Un mariage anglais.jpg Dès la première page, c’est la finesse de l’écriture qui frappe et qui m’a littéralement happée. Puis il y a le lieu, une maison proche de la mer, où les piles de livres redessinent la surface habitable. Quant à l’intrigue, elle se focalise sur les aléas d’un mariage difficile.
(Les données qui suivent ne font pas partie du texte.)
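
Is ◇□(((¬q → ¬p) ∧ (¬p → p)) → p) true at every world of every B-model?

Tableau for the negation ¬◇□(((¬q → ¬p) ∧ (¬p → p)) → p):
1. ¬◇□(((¬q → ¬p) ∧ (¬p → p)) → p), 0
2. ¬□(((¬q → ¬p) ∧ (¬p → p)) → p), 0   [¬◇-rule on 1 via 0R0]
3. ¬(((¬q → ¬p) ∧ (¬p → p)) → p), 1   [¬□-rule on 2: fresh world 1, 0R1]
4. (¬q → ¬p) ∧ (¬p → p), 1   [¬→-rule on 3]
5. ¬p, 1   [¬→-rule on 3]
6. ¬q → ¬p, 1   [∧-rule on 4]
7. ¬p → p, 1   [∧-rule on 4]
8. ¬□(((¬q → ¬p) ∧ (¬p → p)) → p), 1   [¬◇-rule on 1 via 0R1]
9. p, 1   [→-rule on 7 (branches; this branch)]
Accessibility: 0R0, 0R1, 1R0, 1R1
Branch closes: p and ¬p both at 1.
All branches of the negation close; one closing branch shown above.

Yes, valid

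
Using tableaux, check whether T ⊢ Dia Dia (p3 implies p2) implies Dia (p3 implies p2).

Invalid (countermodel exists)

Tableau for the negation not (Dia Dia (p3 implies p2) implies Dia (p3 implies p2)):
1. not (Dia Dia (p3 implies p2) implies Dia (p3 implies p2)), 0
2. Dia Dia (p3 implies p2), 0
3. not Dia (p3 implies p2), 0
4. not (p3 implies p2), 0
5. p3, 0
6. not p2, 0
7. Dia (p3 implies p2), 1
8. not (p3 implies p2), 1
9. p3, 1
10. not p2, 1
11. p3 implies p2, 2
12. p2, 2
Accessibility: 0R0, 0R1, 1R1, 1R2, 2R2
The negation has an open branch (countermodel exists).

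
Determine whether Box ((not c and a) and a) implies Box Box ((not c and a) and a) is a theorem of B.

No, not valid

Tableau for the negation not (Box ((not c and a) and a) implies Box Box ((not c and a) and a)):
1. not (Box ((not c and a) and a) implies Box Box ((not c and a) and a)), 0
2. Box ((not c and a) and a), 0
3. not Box Box ((not c and a) and a), 0
4. (not c and a) and a, 0
5. not c and a, 0
6. a, 0
7. not c, 0
8. not Box ((not c and a) and a), 1
9. (not c and a) and a, 1
10. not c and a, 1
11. a, 1
12. not c, 1
13. not ((not c and a) and a), 2
14. not a, 2
Accessibility: 0R0, 0R1, 1R0, 1R1, 1R2, 2R1, 2R2
The negation has an open branch (countermodel exists).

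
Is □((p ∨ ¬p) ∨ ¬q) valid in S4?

Valid in S4

Tableau for the negation ¬□((p ∨ ¬p) ∨ ¬q):
1. ¬□((p ∨ ¬p) ∨ ¬q), u
2. ¬((p ∨ ¬p) ∨ ¬q), v   [¬□-rule on 1: fresh world v, uRv]
3. ¬(p ∨ ¬p), v   [¬∨-rule on 2]
4. q, v   [¬∨-rule on 2]
5. ¬p, v   [¬∨-rule on 3]
6. p, v   [¬∨-rule on 3]
Accessibility: uRu, uRv, vRv
Branch closes: p and ¬p both at v.
All branches of the negation close; one closing branch shown above.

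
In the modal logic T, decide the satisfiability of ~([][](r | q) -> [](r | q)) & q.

Unsatisfiable (every branch closes)

1. ~([][](r | q) -> [](r | q)) & q, 0
2. ~([][](r | q) -> [](r | q)), 0   [&-rule on 1]
3. q, 0   [&-rule on 1]
4. [][](r | q), 0   [~->-rule on 2]
5. ~[](r | q), 0   [~->-rule on 2]
6. [](r | q), 0   [[]-rule on 4 via 0R0]
7. r | q, 0   [[]-rule on 6 via 0R0]
8. ~(r | q), 1   [~[]-rule on 5: fresh world 1, 0R1]
9. ~r, 1   [~|-rule on 8]
10. ~q, 1   [~|-rule on 8]
11. [](r | q), 1   [[]-rule on 4 via 0R1]
12. r | q, 1   [[]-rule on 6 via 0R1]
13. q, 1   [|-rule on 12 (branches; this branch)]
Accessibility: 0R0, 0R1, 1R1
Branch closes: q and ~q both at 1.
Every branch closes; the branch above is one of them.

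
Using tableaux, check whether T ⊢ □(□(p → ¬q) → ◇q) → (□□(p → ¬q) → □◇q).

Tableau for the negation ¬(□(□(p → ¬q) → ◇q) → (□□(p → ¬q) → □◇q)):
1. ¬(□(□(p → ¬q) → ◇q) → (□□(p → ¬q) → □◇q)), w0
2. □(□(p → ¬q) → ◇q), w0
3. ¬(□□(p → ¬q) → □◇q), w0
4. □□(p → ¬q), w0
5. ¬□◇q, w0
6. □(p → ¬q) → ◇q, w0
7. □(p → ¬q), w0
8. p → ¬q, w0
9. ◇q, w0
10. ¬q, w0
11. ¬◇q, w1
12. □(p → ¬q) → ◇q, w1
13. □(p → ¬q), w1
14. p → ¬q, w1
15. ¬q, w1
16. ¬□(p → ¬q), w1
17. q, w2
18. □(p → ¬q) → ◇q, w2
19. □(p → ¬q), w2
20. p → ¬q, w2
21. ◇q, w2
22. ¬p, w2
23. ¬(p → ¬q), w3
24. p, w3
25. q, w3
26. ¬q, w3
Accessibility: w0Rw0, w0Rw1, w0Rw2, w1Rw1, w1Rw3, w2Rw2, w3Rw3
Branch closes: q and ¬q both at w3.
Every branch of the negation's tableau closes; the branch above is one of them.

Valid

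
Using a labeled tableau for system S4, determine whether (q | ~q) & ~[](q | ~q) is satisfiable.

No, unsatisfiable

1. (q | ~q) & ~[](q | ~q), u
2. q | ~q, u
3. ~[](q | ~q), u
4. ~q, u
5. ~(q | ~q), v
6. ~q, v
7. q, v
Accessibility: uRu, uRv, vRv
Branch closes: q and ~q both at v.
All branches of the tableau close; one closing branch shown above.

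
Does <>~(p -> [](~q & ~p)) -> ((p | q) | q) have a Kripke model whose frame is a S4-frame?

1. <>~(p -> [](~q & ~p)) -> ((p | q) | q), u
2. (p | q) | q, u
3. q, u
Accessibility: uRu

Yes, satisfiable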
Gil est un homme épuisé. Un beau jour il croit apercevoir sa femme, Ingrid, disparue onze ans plus tôt. En la poursuivant, il tombe le long d’une paroi rocheuse et se retrouve à l’hôpital. Ses deux filles Nan et Flora accourent à son chevet… Ce n’était bien sûr pas d’Ingrid qu’il s’agissait. Pourtant, celle-ci se manifeste par des lettres laissées au hasard des milliers de livres éparpillés dans la maison et que Gil va relire. Celles-ci évoquent leur histoire d’amour passionnée, leur mariage chaotique – Gil la trompait allègrement dès le début de leur histoire, n’hésitant pas à l’humilier – leurs enfants nés et perdus. Elles égrènent la musique des jours et des sentiments.

Ce livre est un petit bijou à la structure parfaite, à la langue délicate, à l’histoire poignante. Très loin des grosses daubes que l’on consacre livres d’été, il pourra sans hésiter vous servir de compagnon à la plage, à la campagne et au jardin.